他指了指顾嘉月的胳膊,声音沉了些,“小姐,你这伤口……血好像变黑了,怕是有毒。”
顾嘉月低头一看,果然渗出的血已经泛着暗沉的黑,周围的皮肉也隐隐发灰。
她心里一阵无奈,又是毒,就不能换点新花样吗?
刚闪过这念头,眼前就阵阵发黑,身子一软往后倒去。
江陆离眼疾手快,一把将她揽住,避免她从屋顶滚下去。
他刚松了口气,就听见旁边“噗通”几声。
虎子和夜刃他们五个,竟也纷纷吐出黑血,伤口处同样泛出灰色,一个个晃了晃,倒了下去。
“郡王!”张将军连忙上前扶住虎子,声音里带着急,“城东有家回春堂,大夫的医术不错,咱们快去!”
江陆离脸色铁青,抱着顾嘉月纵身跃下屋顶,声音冷得像冰。“走!”
怀里的人很轻,呼吸却有些弱,他心里又急又恨。
恨自己没多带些人手,恨那藏在暗处的人阴魂不散。
那人就像颗定时炸弹,不知道什么时候会炸开,这样防下去不是办法,总有疏忽的时候。
若是真让顾嘉月受了无法挽回的伤,他这辈子都不会原谅自己。
一路往城东跑,他脑子里已经开始盘算,必须想个法子,引蛇出洞,绝不能再这样被动下去。

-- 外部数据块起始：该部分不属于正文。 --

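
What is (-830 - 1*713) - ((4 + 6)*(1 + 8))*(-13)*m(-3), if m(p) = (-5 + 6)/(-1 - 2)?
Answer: -1933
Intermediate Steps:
m(p) = -1/3 (m(p) = 1/(-3) = 1*(-1/3) = -1/3)
(-830 - 1*713) - ((4 + 6)*(1 + 8))*(-13)*m(-3) = (-830 - 1*713) - ((4 + 6)*(1 + 8))*(-13)*(-1)/3 = (-830 - 713) - (10*9)*(-13)*(-1)/3 = -1543 - 90*(-13)*(-1)/3 = -1543 - (-1170)*(-1)/3 = -1543 - 1*390 = -1543 - 390 = -1933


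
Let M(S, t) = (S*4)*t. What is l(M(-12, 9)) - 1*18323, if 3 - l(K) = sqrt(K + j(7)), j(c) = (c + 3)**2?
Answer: -18320 - 2*I*sqrt(83) ≈ -18320.0 - 18.221*I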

回春堂的学徒正趴在柜台上打盹,听见外面一阵杂乱的脚步声,抬头就看见一群穿着甲胄的士兵涌过来,领头的还抱着个血糊糊的人。
他吓得怪叫了一声,连滚带爬地往后堂跑,声音都变了调。“掌柜的!不好啦!打进来了!”
安南县平时没驻兵,张将军他们只在剿匪时才来,这学徒年纪轻,哪见过这阵仗?只当是乱兵来了,慌得舌头都打结。
后堂里,掌柜正给一个老汉扎针。
听见喊声,手猛地一抖,银针在离老汉穴位寸许的地方停住。
要不是他行医几十年,手稳得很,愣是被这声喊惊出了汗。
他回头瞪了冲进来的学徒一眼,语气又急又气。“胡吣什么!如今是太平盛世,哪来的兵打进来?”
话虽如此,他还是拔了针,快步走到前堂。
一看进来的士兵穿的是大乾制式的甲胄,怀里抱的伤员虽血流不止,却没见乱砸东西,悬着的心才落了半截。
他又回头剜了学徒一眼,这混小子,看都没看清就乱喊,差点坏了大事。
“军爷快请进!”掌柜连忙迎上去,脸上堆着镇定的笑,“快把伤员抬到后堂诊室,我这就诊治!”
张将军听见学徒刚才的话,本就有些不快,此刻瞪了那学徒一眼,吓得他缩着脖子躲到柜台后,大气不敢出。
如何他才满意了几分,指挥着士兵把虎子他们抬进后堂,自己则跟在江陆离身后。
江陆离直接将顾嘉月抱进诊室,轻轻放在铺着白布的**。
掌柜的连忙上前,解开她胳膊上的布条,眉头微微一蹙。“还好送得及时,毒素刚浸到肌理,还没入肺腑。”